Workarounds for IEEE_FMA with NVFortran

Hello,

Is it possible to dictate to the NVFortran compiler that it must use an FMA instruction in certain places, like one would do with ieee_fma? My use case is error accumulation tracking through multiplication like this

x = a*b
err = FMA(a,b,-x)

I tried to compile a program with ieee_fma but it doesn’t seem like the current compiler (25.1) supports it for either the host or device.

program main
    use, intrinsic :: ieee_arithmetic, only : ieee_fma
end

For the host, I know one can create an interface to C and then use C’s fma, but it sounds like that would add a lot of overhead.
For the device, based on this post, inline ptx is not available in cuda fortan.
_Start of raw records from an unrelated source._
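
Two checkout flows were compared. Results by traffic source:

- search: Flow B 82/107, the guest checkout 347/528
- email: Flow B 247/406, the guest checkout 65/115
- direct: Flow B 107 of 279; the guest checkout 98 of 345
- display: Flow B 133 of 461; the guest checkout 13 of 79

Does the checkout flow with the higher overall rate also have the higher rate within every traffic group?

Search: Flow B 82/107 = 76.6%, the guest checkout 347/528 = 65.7% → Flow B
Email: Flow B 247/406 = 60.8%, the guest checkout 65/115 = 56.5% → Flow B
Direct: Flow B 107/279 = 38.4%, the guest checkout 98/345 = 28.4% → Flow B
Display: Flow B 133/461 = 28.9%, the guest checkout 13/79 = 16.5% → Flow B
Overall: Flow B 569/1253 = 45.4%, the guest checkout 523/1067 = 49.0% → the guest checkout
Flow B wins each traffic group but the guest checkout wins overall — the comparison reverses. Flow B's sessions skew toward display, which has a lower base rate.

No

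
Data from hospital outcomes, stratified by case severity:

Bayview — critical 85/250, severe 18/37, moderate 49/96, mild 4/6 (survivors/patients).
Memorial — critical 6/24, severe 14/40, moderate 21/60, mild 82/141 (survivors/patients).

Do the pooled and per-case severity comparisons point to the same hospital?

Critical: Bayview 85/250 = 34.0%, Memorial 6/24 = 25.0% → Bayview
Severe: Bayview 18/37 = 48.6%, Memorial 14/40 = 35.0% → Bayview
Moderate: Bayview 49/96 = 51.0%, Memorial 21/60 = 35.0% → Bayview
Mild: Bayview 4/6 = 66.7%, Memorial 82/141 = 58.2% → Bayview
Overall: Bayview 156/389 = 40.1%, Memorial 123/265 = 46.4% → Memorial
Bayview wins each case group but Memorial wins overall — the comparison reverses. Bayview's patients skew toward critical, which has a lower base rate.

No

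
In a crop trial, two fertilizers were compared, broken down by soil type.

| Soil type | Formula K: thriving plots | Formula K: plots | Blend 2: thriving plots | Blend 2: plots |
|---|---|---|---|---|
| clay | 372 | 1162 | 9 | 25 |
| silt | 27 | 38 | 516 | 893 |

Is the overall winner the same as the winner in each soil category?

Clay: Formula K 372/1162 = 32.0%, Blend 2 9/25 = 36.0% → Blend 2
Silt: Formula K 27/38 = 71.1%, Blend 2 516/893 = 57.8% → Formula K
Overall: Formula K 399/1200 = 33.2%, Blend 2 525/918 = 57.2% → Blend 2
Neither sweeps: Formula K wins 1 of 2 groups, Blend 2 wins 1. Blend 2 wins overall but not every group — no Simpson reversal.

No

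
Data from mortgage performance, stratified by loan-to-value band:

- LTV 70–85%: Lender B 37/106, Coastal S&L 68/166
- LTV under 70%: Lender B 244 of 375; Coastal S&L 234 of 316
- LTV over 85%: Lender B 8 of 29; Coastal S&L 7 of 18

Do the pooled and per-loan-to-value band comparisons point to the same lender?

LTV 70–85%: Lender B 37/106 = 34.9%, Coastal S&L 68/166 = 41.0% → Coastal S&L
LTV under 70%: Lender B 244/375 = 65.1%, Coastal S&L 234/316 = 74.1% → Coastal S&L
LTV over 85%: Lender B 8/29 = 27.6%, Coastal S&L 7/18 = 38.9% → Coastal S&L
Overall: Lender B 289/510 = 56.7%, Coastal S&L 309/500 = 61.8% → Coastal S&L
Coastal S&L wins overall and in every loan-to-value group — no reversal.

Yes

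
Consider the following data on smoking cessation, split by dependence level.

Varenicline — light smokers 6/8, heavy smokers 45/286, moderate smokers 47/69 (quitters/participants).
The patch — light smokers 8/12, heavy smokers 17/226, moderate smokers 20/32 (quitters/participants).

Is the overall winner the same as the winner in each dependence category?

Light smokers: varenicline 6/8 = 75.0%, the patch 8/12 = 66.7% → varenicline
Heavy smokers: varenicline 45/286 = 15.7%, the patch 17/226 = 7.5% → varenicline
Moderate smokers: varenicline 47/69 = 68.1%, the patch 20/32 = 62.5% → varenicline
Overall: varenicline 98/363 = 27.0%, the patch 45/270 = 16.7% → varenicline
Varenicline wins overall and in every dependence group — no reversal.

Yes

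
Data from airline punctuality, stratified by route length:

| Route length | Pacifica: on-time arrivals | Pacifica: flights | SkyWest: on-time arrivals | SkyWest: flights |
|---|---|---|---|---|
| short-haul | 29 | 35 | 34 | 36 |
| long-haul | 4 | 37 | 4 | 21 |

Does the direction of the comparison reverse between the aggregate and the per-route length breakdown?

No

Short-haul: Pacifica 29/35 = 82.9%, SkyWest 34/36 = 94.4% → SkyWest
Long-haul: Pacifica 4/37 = 10.8%, SkyWest 4/21 = 19.0% → SkyWest
Overall: Pacifica 33/72 = 45.8%, SkyWest 38/57 = 66.7% → SkyWest
SkyWest wins overall and in every route group — no reversal.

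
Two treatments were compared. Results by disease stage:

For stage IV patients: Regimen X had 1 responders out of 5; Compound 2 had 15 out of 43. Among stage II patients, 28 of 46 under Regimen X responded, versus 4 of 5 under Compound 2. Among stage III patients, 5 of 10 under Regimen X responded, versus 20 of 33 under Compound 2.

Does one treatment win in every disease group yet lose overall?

Yes

Stage IV: Regimen X 1/5 = 20.0%, Compound 2 15/43 = 34.9% → Compound 2
Stage II: Regimen X 28/46 = 60.9%, Compound 2 4/5 = 80.0% → Compound 2
Stage III: Regimen X 5/10 = 50.0%, Compound 2 20/33 = 60.6% → Compound 2
Overall: Regimen X 34/61 = 55.7%, Compound 2 39/81 = 48.1% → Regimen X
Compound 2 wins each disease group but Regimen X wins overall — the comparison reverses. Compound 2's patients skew toward stage IV, which has a lower base rate.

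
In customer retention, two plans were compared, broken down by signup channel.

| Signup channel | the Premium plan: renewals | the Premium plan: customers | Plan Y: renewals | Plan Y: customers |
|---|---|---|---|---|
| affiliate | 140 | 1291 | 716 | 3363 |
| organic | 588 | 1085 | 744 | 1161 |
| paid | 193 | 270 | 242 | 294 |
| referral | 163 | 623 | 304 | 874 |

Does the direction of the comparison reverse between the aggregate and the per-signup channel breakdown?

No

Affiliate: the Premium plan 140/1291 = 10.8%, Plan Y 716/3363 = 21.3% → Plan Y
Organic: the Premium plan 588/1085 = 54.2%, Plan Y 744/1161 = 64.1% → Plan Y
Paid: the Premium plan 193/270 = 71.5%, Plan Y 242/294 = 82.3% → Plan Y
Referral: the Premium plan 163/623 = 26.2%, Plan Y 304/874 = 34.8% → Plan Y
Overall: the Premium plan 1084/3269 = 33.2%, Plan Y 2006/5692 = 35.2% → Plan Y
Plan Y wins overall and in every signup group — no reversal.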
If you had any suggestions that would be greatly appreciated!

Thank you,
Josh

https://docs.nvidia.com/hpc-sdk/compilers/cuda-fortran-prog-guide/#fortran-device-modules

In CUDA Fortran you have two options:

  1. use cudadevice to access the low level CUDA C functions like __fma_rd

  2. use libm to access all the functions in libm.
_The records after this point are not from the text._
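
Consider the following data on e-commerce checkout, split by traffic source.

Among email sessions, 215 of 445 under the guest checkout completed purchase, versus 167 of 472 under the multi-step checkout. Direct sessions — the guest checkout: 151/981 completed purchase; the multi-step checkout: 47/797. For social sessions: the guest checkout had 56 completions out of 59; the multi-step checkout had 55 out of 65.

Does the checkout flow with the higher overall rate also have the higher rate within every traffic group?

Email: the guest checkout 215/445 = 48.3%, the multi-step checkout 167/472 = 35.4% → the guest checkout
Direct: the guest checkout 151/981 = 15.4%, the multi-step checkout 47/797 = 5.9% → the guest checkout
Social: the guest checkout 56/59 = 94.9%, the multi-step checkout 55/65 = 84.6% → the guest checkout
Overall: the guest checkout 422/1485 = 28.4%, the multi-step checkout 269/1334 = 20.2% → the guest checkout
The guest checkout wins overall and in every traffic group — no reversal.

Yes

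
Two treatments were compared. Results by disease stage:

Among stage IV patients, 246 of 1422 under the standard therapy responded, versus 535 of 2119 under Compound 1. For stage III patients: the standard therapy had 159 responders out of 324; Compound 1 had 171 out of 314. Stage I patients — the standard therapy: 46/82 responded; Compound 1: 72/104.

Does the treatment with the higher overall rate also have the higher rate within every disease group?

Stage IV: the standard therapy 246/1422 = 17.3%, Compound 1 535/2119 = 25.2% → Compound 1
Stage III: the standard therapy 159/324 = 49.1%, Compound 1 171/314 = 54.5% → Compound 1
Stage I: the standard therapy 46/82 = 56.1%, Compound 1 72/104 = 69.2% → Compound 1
Overall: the standard therapy 451/1828 = 24.7%, Compound 1 778/2537 = 30.7% → Compound 1
Compound 1 wins overall and in every disease group — no reversal.

Yes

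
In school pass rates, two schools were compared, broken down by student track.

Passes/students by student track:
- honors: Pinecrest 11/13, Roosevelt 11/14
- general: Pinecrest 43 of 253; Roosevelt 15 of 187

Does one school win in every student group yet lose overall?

No

Honors: Pinecrest 11/13 = 84.6%, Roosevelt 11/14 = 78.6% → Pinecrest
General: Pinecrest 43/253 = 17.0%, Roosevelt 15/187 = 8.0% → Pinecrest
Overall: Pinecrest 54/266 = 20.3%, Roosevelt 26/201 = 12.9% → Pinecrest
Pinecrest wins overall and in every student group — no reversal.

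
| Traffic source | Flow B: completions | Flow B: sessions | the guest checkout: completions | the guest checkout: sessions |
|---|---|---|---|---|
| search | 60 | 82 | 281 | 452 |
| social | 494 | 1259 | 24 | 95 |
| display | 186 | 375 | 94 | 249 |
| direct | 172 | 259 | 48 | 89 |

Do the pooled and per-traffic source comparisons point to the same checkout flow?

Search: Flow B 60/82 = 73.2%, the guest checkout 281/452 = 62.2% → Flow B
Social: Flow B 494/1259 = 39.2%, the guest checkout 24/95 = 25.3% → Flow B
Display: Flow B 186/375 = 49.6%, the guest checkout 94/249 = 37.8% → Flow B
Direct: Flow B 172/259 = 66.4%, the guest checkout 48/89 = 53.9% → Flow B
Overall: Flow B 912/1975 = 46.2%, the guest checkout 447/885 = 50.5% → the guest checkout
Flow B wins each traffic group but the guest checkout wins overall — the comparison reverses. Flow B's sessions skew toward social, which has a lower base rate.

No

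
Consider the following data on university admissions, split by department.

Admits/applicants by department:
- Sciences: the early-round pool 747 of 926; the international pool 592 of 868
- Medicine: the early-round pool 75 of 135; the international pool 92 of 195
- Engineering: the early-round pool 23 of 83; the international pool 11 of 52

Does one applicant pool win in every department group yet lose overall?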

The module cudadevice will offer all the rounding modes available in CUDA C.

Thank you for your reply.

It looks like the routines in the cudadevice module will solve my problem on the device.

Is there anything that I could use on the host? Or would you say the best work around is use the FMA from C’s math library?

Thanks again!

I noticed that ieee_fma is supported in flang ( the new compiler infrastructure), let me ask around what the plans are for Nvfortran.

1 Like

You can use libm for both the host and the gpu:

use libm
real a,b,c,d
a = 1.234567
b = 2.345678
c = -4.0
d = fmaf(a,b,c)
print *,d,d-(a*b+c)
end

I am going to file an RFE to add the ieee_arithmetic module.

1 Like